The company reaffirmed that they are not adding capacity and doesn't see any significant new capacity coming online besides some from YMTC. Sandisk is currently taking a cautious approach towards supply additions following a few years of low profits. They need to see demand consistently outstrip supply with margins significantly higher than this before even considering capacity additions. In addition Sandisk is careful to consider the long-term impact of supply additions, which are essentially permanent. There was some discussion around competitors and how YMTC is really the only NAND player that is adding capacity and isn't acting rationally (arguably).

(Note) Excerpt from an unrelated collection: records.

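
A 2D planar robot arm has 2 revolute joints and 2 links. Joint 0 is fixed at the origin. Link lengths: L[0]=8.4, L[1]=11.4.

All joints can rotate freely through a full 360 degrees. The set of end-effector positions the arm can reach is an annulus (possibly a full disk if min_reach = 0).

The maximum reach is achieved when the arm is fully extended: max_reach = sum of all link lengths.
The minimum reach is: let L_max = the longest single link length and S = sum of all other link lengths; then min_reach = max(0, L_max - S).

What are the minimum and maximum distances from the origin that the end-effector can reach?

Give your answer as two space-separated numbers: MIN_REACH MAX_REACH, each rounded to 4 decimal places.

Answer: 3.0000 19.8000

Derivation:
Link lengths: [8.4, 11.4]
max_reach = 8.4 + 11.4 = 19.8
L_max = max([8.4, 11.4]) = 11.4
S (sum of others) = 19.8 - 11.4 = 8.4
min_reach = max(0, 11.4 - 8.4) = max(0, 3) = 3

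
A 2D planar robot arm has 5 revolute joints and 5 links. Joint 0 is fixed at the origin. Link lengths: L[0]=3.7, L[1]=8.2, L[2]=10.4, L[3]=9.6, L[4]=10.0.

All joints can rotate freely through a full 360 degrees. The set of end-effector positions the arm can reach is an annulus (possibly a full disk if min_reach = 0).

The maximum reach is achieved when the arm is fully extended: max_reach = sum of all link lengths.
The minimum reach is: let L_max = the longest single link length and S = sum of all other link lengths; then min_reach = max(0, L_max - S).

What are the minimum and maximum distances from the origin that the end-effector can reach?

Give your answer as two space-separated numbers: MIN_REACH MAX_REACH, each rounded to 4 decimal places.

Link lengths: [3.7, 8.2, 10.4, 9.6, 10.0]
max_reach = 3.7 + 8.2 + 10.4 + 9.6 + 10 = 41.9
L_max = max([3.7, 8.2, 10.4, 9.6, 10.0]) = 10.4
S (sum of others) = 41.9 - 10.4 = 31.5
min_reach = max(0, 10.4 - 31.5) = max(0, -21.1) = 0

Answer: 0.0000 41.9000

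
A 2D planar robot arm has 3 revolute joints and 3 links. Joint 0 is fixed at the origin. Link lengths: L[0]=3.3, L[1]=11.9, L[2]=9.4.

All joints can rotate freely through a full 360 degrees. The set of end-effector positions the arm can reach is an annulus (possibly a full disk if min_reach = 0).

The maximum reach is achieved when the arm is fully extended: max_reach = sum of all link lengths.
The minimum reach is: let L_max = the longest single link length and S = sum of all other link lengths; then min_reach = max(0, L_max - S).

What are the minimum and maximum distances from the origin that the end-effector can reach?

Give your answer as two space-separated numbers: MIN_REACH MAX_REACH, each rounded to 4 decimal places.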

Long term agreements are becoming a hot topic but currently less than 10% of business is locked in on longer-term price deals. Therefore, over 90% of SNDK's business is on short term (i.e. one quarter or less) price agreements. In an up-market this is a good thing as they are therefore more levered to the market price increases.
Sandisk mentioned that they are rising prices faster than the company ever has. Prices are increasing substantially every week in a manner that is unprecedented in the memory industry.
Where NAND supply bit growth is coming from:
• For SNDK its entirely from technology migration to BiCS 8, which is offset by loss in wafer throughput due to the added layers. This in turn is offset by expansion in clean room space.
• NAND industry supply growth is in mid to high teens, which is SNDK's goal. For 2026, SNDK may be below that.
• Very few cleanrooms available for NAND expansion besides SNDK/Kioxia's Kitakami Fab (but this is planned to offset wafer throughput loss from BiCS8 ramp), and YMTC. Any new cleanrooms would take 2-3 years before having significant impact on the market due to the long lead times.
Where all the NAND demand growth is coming from:
• Disproportionally most of the incremental demand growth is coming from datacenters, which in turn is coming from AI. Datacenters will be the largest portion of overall NAND demand for the first time this year.
• Traditional NAND markets like mobile, have more price sensitivity than datacenter customers, which don't appear to be sensitive to price increases.
• Although the rapid price increase is not expected to impact datacenter demand, overall NAND demand will be impacted due to some demand impact in mobile and PC markets (in the form of lower content growth or lower unit growth or both. Even with this weakness the market is still expected to be very tight due to the strong and price insensitive datacenter customers.
High Bandwidth Flash (HBF) showing promise and remaining on track:
• HBF is a flash based replacement for HBM used for inference.